Company Filing History:
Years Active: 2011
Title: Thomas Gronemeyer: Innovator in AGT Mutants
Introduction: Thomas Gronemeyer, based in Hattingen, Germany, is a notable inventor recognized for his contributions to the field of protein engineering. With one patent to his name, he has developed an innovative approach regarding AGT (O6-alkylguanine-DNA alkyltransferase) mutants with distinct advantages compared to the wild type human AGT.
Latest Patents: Thomas Gronemeyer holds a patent that outlines AGT mutants showcasing two or more advantageous properties. These include enhanced stability, improved solubility, and reduced DNA interactions among others. The mutants are characterized by specific amino acid substitutions and deletions, leading to significant functional improvements in diverse conditions. Moreover, the invention presents a method for detecting or manipulating a protein of interest, incorporating this AGT technology into fusion proteins.

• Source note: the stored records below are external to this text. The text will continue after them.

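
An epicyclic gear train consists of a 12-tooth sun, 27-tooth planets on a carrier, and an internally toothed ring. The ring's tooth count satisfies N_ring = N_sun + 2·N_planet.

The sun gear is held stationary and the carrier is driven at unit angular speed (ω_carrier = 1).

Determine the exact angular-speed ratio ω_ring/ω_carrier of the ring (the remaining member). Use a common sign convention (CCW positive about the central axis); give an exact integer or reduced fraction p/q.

13/11

N_ring = 12 + 2·27 = 66
12(ω_s−ω_c) = −66(ω_r−ω_c),  ω_s=0, ω_c=1
ω_r = 1 − (12/66)(0−1) = 13/11
ω_r/ω_c = 13/11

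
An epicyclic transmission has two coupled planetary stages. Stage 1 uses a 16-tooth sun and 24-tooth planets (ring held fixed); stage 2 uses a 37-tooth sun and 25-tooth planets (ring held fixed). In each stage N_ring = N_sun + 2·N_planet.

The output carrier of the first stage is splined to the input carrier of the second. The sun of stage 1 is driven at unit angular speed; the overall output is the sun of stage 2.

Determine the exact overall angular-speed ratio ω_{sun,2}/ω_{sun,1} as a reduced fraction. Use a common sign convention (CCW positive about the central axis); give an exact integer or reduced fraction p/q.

124/185

Stage 1: N_ring = 16 + 2·24 = 64
Stage 1: 16(ω_s−ω_c) = −64(ω_r−ω_c),  ω_r=0, ω_s=1
Stage 1: 16(1−ω_c) = −64(0−ω_c)  ⇒  80ω_c = 16  ⇒  ω_c = 1/5
  ⇒ ω_c¹/ω_s¹ = 1/5
Stage 2: N_ring = 37 + 2·25 = 87
Stage 2: 37(ω_s−ω_c) = −87(ω_r−ω_c),  ω_r=0, ω_c=1
Stage 2: ω_s = 1 − (87/37)(0−1) = 124/37
  ⇒ ω_s²/ω_c² = 124/37
Coupling ω_c² = ω_c¹ ⇒ overall = 1/5 × 124/37 = 124/185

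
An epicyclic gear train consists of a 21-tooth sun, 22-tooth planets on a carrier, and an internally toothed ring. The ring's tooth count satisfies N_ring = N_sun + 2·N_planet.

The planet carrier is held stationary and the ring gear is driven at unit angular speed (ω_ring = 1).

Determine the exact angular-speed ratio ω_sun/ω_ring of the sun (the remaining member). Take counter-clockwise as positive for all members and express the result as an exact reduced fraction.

N_ring = 21 + 2·22 = 65
21(ω_s−ω_c) = −65(ω_r−ω_c),  ω_c=0, ω_r=1
ω_s = 0 − (65/21)(1−0) = -65/21
ω_s/ω_r = -65/21

-65/21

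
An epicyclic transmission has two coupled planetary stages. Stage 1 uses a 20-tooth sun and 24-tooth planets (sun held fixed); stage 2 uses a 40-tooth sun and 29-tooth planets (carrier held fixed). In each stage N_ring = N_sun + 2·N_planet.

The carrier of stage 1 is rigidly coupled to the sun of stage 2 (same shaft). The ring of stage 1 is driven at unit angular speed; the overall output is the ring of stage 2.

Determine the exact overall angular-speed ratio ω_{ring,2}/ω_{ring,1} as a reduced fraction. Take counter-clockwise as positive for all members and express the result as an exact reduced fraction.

Stage 1: N_ring = 20 + 2·24 = 68
Stage 1: 20(ω_s−ω_c) = −68(ω_r−ω_c),  ω_s=0, ω_r=1
Stage 1: 20(0−ω_c) = −68(1−ω_c)  ⇒  88ω_c = 68  ⇒  ω_c = 17/22
  ⇒ ω_c¹/ω_r¹ = 17/22
Stage 2: N_ring = 40 + 2·29 = 98
Stage 2: 40(ω_s−ω_c) = −98(ω_r−ω_c),  ω_c=0, ω_s=1
Stage 2: ω_r = 0 − (40/98)(1−0) = -20/49
  ⇒ ω_r²/ω_s² = -20/49
Coupling ω_s² = ω_c¹ ⇒ overall = 17/22 × -20/49 = -170/539

-170/539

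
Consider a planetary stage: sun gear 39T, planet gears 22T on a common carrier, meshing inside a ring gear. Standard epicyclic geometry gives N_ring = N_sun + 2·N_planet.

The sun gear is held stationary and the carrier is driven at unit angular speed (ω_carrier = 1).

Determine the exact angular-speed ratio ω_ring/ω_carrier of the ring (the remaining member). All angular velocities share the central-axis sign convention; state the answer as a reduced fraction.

122/83

N_ring = 39 + 2·22 = 83
39(ω_s−ω_c) = −83(ω_r−ω_c),  ω_s=0, ω_c=1
ω_r = 1 − (39/83)(0−1) = 122/83
ω_r/ω_c = 122/83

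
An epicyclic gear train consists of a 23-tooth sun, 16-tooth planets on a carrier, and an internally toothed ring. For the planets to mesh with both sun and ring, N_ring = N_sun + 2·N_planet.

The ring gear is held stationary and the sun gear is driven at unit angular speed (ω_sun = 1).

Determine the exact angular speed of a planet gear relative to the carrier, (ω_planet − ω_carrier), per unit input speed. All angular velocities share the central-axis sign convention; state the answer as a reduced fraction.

N_ring = 23 + 2·16 = 55
23(ω_s−ω_c) = −55(ω_r−ω_c),  ω_r=0, ω_s=1
23(1−ω_c) = −55(0−ω_c)  ⇒  78ω_c = 23  ⇒  ω_c = 23/78
sun–planet: 23·(1−23/78) = −16·(ω_p−ω_c)  ⇒  ω_p−ω_c = −(23/16)·(55/78) = -1265/1248

-1265/1248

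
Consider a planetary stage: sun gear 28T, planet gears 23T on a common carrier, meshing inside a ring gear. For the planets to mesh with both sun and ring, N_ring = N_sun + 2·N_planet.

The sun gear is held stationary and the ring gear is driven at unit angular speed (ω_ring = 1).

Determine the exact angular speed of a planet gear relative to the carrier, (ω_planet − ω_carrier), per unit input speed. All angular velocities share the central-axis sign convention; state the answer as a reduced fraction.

1036/1173

N_ring = 28 + 2·23 = 74
28(ω_s−ω_c) = −74(ω_r−ω_c),  ω_s=0, ω_r=1
28(0−ω_c) = −74(1−ω_c)  ⇒  102ω_c = 74  ⇒  ω_c = 37/51
sun–planet: 28·(0−37/51) = −23·(ω_p−ω_c)  ⇒  ω_p−ω_c = −(28/23)·(-37/51) = 1036/1173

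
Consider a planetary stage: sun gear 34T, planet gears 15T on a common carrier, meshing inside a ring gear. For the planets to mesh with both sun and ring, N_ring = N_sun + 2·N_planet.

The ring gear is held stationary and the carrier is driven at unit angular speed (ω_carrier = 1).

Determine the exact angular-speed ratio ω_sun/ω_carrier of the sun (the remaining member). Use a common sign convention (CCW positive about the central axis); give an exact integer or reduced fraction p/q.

N_ring = 34 + 2·15 = 64
34(ω_s−ω_c) = −64(ω_r−ω_c),  ω_r=0, ω_c=1
ω_s = 1 − (64/34)(0−1) = 49/17
ω_s/ω_c = 49/17

49/17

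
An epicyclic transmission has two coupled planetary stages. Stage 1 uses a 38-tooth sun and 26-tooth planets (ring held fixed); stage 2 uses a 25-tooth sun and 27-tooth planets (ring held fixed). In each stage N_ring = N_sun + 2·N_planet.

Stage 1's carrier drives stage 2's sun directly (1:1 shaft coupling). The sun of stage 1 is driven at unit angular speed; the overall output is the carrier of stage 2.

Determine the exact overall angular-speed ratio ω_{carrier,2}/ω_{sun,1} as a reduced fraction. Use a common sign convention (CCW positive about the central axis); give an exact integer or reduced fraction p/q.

Stage 1: N_ring = 38 + 2·26 = 90
Stage 1: 38(ω_s−ω_c) = −90(ω_r−ω_c),  ω_r=0, ω_s=1
Stage 1: 38(1−ω_c) = −90(0−ω_c)  ⇒  128ω_c = 38  ⇒  ω_c = 19/64
  ⇒ ω_c¹/ω_s¹ = 19/64
Stage 2: N_ring = 25 + 2·27 = 79
Stage 2: 25(ω_s−ω_c) = −79(ω_r−ω_c),  ω_r=0, ω_s=1
Stage 2: 25(1−ω_c) = −79(0−ω_c)  ⇒  104ω_c = 25  ⇒  ω_c = 25/104
  ⇒ ω_c²/ω_s² = 25/104
Coupling ω_s² = ω_c¹ ⇒ overall = 19/64 × 25/104 = 475/6656

475/6656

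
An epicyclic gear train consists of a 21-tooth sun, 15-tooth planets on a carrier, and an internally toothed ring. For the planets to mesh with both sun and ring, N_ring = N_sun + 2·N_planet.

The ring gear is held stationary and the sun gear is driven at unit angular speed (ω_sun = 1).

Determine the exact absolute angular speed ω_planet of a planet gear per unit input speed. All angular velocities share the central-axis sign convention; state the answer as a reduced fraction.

N_ring = 21 + 2·15 = 51
21(ω_s−ω_c) = −51(ω_r−ω_c),  ω_r=0, ω_s=1
21(1−ω_c) = −51(0−ω_c)  ⇒  72ω_c = 21  ⇒  ω_c = 7/24
sun–planet: 21·(1−7/24) = −15·(ω_p−ω_c)  ⇒  ω_p−ω_c = −(21/15)·(17/24) = -119/120
ω_p = 7/24 − 119/120 = -7/10

-7/10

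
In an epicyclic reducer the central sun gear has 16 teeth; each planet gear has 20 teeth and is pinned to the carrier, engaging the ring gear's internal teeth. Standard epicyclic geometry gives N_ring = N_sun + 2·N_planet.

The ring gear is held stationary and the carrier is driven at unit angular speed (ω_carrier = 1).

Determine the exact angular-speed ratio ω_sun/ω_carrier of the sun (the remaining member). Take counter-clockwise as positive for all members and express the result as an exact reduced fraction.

N_ring = 16 + 2·20 = 56
16(ω_s−ω_c) = −56(ω_r−ω_c),  ω_r=0, ω_c=1
ω_s = 1 − (56/16)(0−1) = 9/2
ω_s/ω_c = 9/2

9/2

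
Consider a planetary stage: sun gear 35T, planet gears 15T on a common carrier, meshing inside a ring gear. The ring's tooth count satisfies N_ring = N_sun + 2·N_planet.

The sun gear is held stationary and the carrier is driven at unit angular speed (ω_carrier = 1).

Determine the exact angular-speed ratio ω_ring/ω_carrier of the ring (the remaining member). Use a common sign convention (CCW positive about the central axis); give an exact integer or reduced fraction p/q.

N_ring = 35 + 2·15 = 65
35(ω_s−ω_c) = −65(ω_r−ω_c),  ω_s=0, ω_c=1
ω_r = 1 − (35/65)(0−1) = 20/13
ω_r/ω_c = 20/13

20/13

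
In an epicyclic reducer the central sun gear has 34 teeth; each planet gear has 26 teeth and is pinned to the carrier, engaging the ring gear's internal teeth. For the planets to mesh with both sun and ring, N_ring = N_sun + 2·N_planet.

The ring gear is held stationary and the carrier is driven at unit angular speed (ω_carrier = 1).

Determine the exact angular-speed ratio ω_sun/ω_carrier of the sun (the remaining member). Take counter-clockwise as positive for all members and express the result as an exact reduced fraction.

N_ring = 34 + 2·26 = 86
34(ω_s−ω_c) = −86(ω_r−ω_c),  ω_r=0, ω_c=1
ω_s = 1 − (86/34)(0−1) = 60/17
ω_s/ω_c = 60/17

60/17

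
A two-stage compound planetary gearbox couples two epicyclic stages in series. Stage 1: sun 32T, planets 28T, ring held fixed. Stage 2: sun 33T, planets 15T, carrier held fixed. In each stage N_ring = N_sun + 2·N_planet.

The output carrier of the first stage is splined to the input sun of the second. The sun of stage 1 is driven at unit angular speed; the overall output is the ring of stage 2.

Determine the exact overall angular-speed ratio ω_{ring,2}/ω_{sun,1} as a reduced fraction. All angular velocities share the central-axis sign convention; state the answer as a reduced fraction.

Stage 1: N_ring = 32 + 2·28 = 88
Stage 1: 32(ω_s−ω_c) = −88(ω_r−ω_c),  ω_r=0, ω_s=1
Stage 1: 32(1−ω_c) = −88(0−ω_c)  ⇒  120ω_c = 32  ⇒  ω_c = 4/15
  ⇒ ω_c¹/ω_s¹ = 4/15
Stage 2: N_ring = 33 + 2·15 = 63
Stage 2: 33(ω_s−ω_c) = −63(ω_r−ω_c),  ω_c=0, ω_s=1
Stage 2: ω_r = 0 − (33/63)(1−0) = -11/21
  ⇒ ω_r²/ω_s² = -11/21
Coupling ω_s² = ω_c¹ ⇒ overall = 4/15 × -11/21 = -44/315

-44/315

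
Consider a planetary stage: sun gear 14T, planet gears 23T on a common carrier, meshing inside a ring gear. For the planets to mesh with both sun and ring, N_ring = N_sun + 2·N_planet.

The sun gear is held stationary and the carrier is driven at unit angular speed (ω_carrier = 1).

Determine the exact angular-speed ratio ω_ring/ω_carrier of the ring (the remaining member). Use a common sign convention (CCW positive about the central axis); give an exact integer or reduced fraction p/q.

37/30

N_ring = 14 + 2·23 = 60
14(ω_s−ω_c) = −60(ω_r−ω_c),  ω_s=0, ω_c=1
ω_r = 1 − (14/60)(0−1) = 37/30
ω_r/ω_c = 37/30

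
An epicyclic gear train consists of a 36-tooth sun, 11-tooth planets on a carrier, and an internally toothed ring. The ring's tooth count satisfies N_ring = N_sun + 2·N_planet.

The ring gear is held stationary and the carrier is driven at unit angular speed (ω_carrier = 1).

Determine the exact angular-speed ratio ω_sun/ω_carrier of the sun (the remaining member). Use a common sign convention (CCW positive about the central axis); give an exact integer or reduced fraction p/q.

N_ring = 36 + 2·11 = 58
36(ω_s−ω_c) = −58(ω_r−ω_c),  ω_r=0, ω_c=1
ω_s = 1 − (58/36)(0−1) = 47/18
ω_s/ω_c = 47/18

47/18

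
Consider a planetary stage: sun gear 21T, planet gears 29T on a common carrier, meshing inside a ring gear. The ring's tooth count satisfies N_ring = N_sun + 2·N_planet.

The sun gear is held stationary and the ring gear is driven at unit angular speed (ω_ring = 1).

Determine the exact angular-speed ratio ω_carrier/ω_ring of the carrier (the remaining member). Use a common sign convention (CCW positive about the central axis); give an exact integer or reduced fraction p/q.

79/100

N_ring = 21 + 2·29 = 79
21(ω_s−ω_c) = −79(ω_r−ω_c),  ω_s=0, ω_r=1
21(0−ω_c) = −79(1−ω_c)  ⇒  100ω_c = 79  ⇒  ω_c = 79/100
ω_c/ω_r = 79/100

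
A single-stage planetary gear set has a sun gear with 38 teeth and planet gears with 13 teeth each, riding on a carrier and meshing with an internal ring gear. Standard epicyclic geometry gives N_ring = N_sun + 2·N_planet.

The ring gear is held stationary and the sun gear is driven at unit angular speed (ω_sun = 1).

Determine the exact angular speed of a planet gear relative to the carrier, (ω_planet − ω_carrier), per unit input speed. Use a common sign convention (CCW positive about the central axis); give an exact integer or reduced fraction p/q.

N_ring = 38 + 2·13 = 64
38(ω_s−ω_c) = −64(ω_r−ω_c),  ω_r=0, ω_s=1
38(1−ω_c) = −64(0−ω_c)  ⇒  102ω_c = 38  ⇒  ω_c = 19/51
sun–planet: 38·(1−19/51) = −13·(ω_p−ω_c)  ⇒  ω_p−ω_c = −(38/13)·(32/51) = -1216/663

-1216/663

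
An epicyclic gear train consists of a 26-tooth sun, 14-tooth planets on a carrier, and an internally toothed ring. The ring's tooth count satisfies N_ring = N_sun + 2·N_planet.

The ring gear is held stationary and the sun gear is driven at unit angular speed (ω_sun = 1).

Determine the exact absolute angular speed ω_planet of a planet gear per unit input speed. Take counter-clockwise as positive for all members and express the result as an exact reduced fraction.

N_ring = 26 + 2·14 = 54
26(ω_s−ω_c) = −54(ω_r−ω_c),  ω_r=0, ω_s=1
26(1−ω_c) = −54(0−ω_c)  ⇒  80ω_c = 26  ⇒  ω_c = 13/40
sun–planet: 26·(1−13/40) = −14·(ω_p−ω_c)  ⇒  ω_p−ω_c = −(26/14)·(27/40) = -351/280
ω_p = 13/40 − 351/280 = -13/14

-13/14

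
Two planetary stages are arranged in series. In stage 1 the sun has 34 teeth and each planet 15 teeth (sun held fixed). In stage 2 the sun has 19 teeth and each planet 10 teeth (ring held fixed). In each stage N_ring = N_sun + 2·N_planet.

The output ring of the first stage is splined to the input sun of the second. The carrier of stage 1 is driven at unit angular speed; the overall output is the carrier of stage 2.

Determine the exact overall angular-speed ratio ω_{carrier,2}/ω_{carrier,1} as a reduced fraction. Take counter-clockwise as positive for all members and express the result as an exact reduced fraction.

931/1856

Stage 1: N_ring = 34 + 2·15 = 64
Stage 1: 34(ω_s−ω_c) = −64(ω_r−ω_c),  ω_s=0, ω_c=1
Stage 1: ω_r = 1 − (34/64)(0−1) = 49/32
  ⇒ ω_r¹/ω_c¹ = 49/32
Stage 2: N_ring = 19 + 2·10 = 39
Stage 2: 19(ω_s−ω_c) = −39(ω_r−ω_c),  ω_r=0, ω_s=1
Stage 2: 19(1−ω_c) = −39(0−ω_c)  ⇒  58ω_c = 19  ⇒  ω_c = 19/58
  ⇒ ω_c²/ω_s² = 19/58
Coupling ω_s² = ω_r¹ ⇒ overall = 49/32 × 19/58 = 931/1856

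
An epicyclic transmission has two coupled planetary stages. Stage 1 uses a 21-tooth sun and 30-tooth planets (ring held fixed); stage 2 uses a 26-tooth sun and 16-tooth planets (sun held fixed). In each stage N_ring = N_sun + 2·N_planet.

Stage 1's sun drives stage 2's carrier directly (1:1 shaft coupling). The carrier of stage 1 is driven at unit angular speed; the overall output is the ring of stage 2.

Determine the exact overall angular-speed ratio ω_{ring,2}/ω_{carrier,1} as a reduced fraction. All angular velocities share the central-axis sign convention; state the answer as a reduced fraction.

204/29

Stage 1: N_ring = 21 + 2·30 = 81
Stage 1: 21(ω_s−ω_c) = −81(ω_r−ω_c),  ω_r=0, ω_c=1
Stage 1: ω_s = 1 − (81/21)(0−1) = 34/7
  ⇒ ω_s¹/ω_c¹ = 34/7
Stage 2: N_ring = 26 + 2·16 = 58
Stage 2: 26(ω_s−ω_c) = −58(ω_r−ω_c),  ω_s=0, ω_c=1
Stage 2: ω_r = 1 − (26/58)(0−1) = 42/29
  ⇒ ω_r²/ω_c² = 42/29
Coupling ω_c² = ω_s¹ ⇒ overall = 34/7 × 42/29 = 204/29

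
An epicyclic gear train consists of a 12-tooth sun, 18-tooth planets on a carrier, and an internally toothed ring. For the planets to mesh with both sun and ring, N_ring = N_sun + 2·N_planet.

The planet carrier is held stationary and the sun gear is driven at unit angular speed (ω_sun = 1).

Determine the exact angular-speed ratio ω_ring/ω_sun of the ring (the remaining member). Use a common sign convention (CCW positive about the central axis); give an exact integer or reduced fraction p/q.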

Career Highlights: Gronemeyer is associated with the École Polytechnique Fédérale de Lausanne, where he engages in research that bridges the gap between theoretical studies and real-world applications in protein manipulation. His expertise in biochemistry and molecular biology has led him to explore innovative solutions that advance the understanding of protein interactions and functionalities.
Collaborations: Thomas works alongside distinguished colleagues such as Jan Barnikow and Christopher Chidley, contributing to various projects and enhancing knowledge exchange within the scientific community. Their collaborative efforts reflect a commitment to pushing the boundaries of protein engineering and its applications in biotechnology.
Conclusion: Thomas Gronemeyer's contributions through his patent on AGT mutants signify a substantial advancement in protein engineering. His work not only exemplifies innovation but also highlights the potential for improved therapeutic applications in biotechnology. As a key player in this specialized field, Gronemeyer's research may have far-reaching implications in genetic research and treatment methodologies.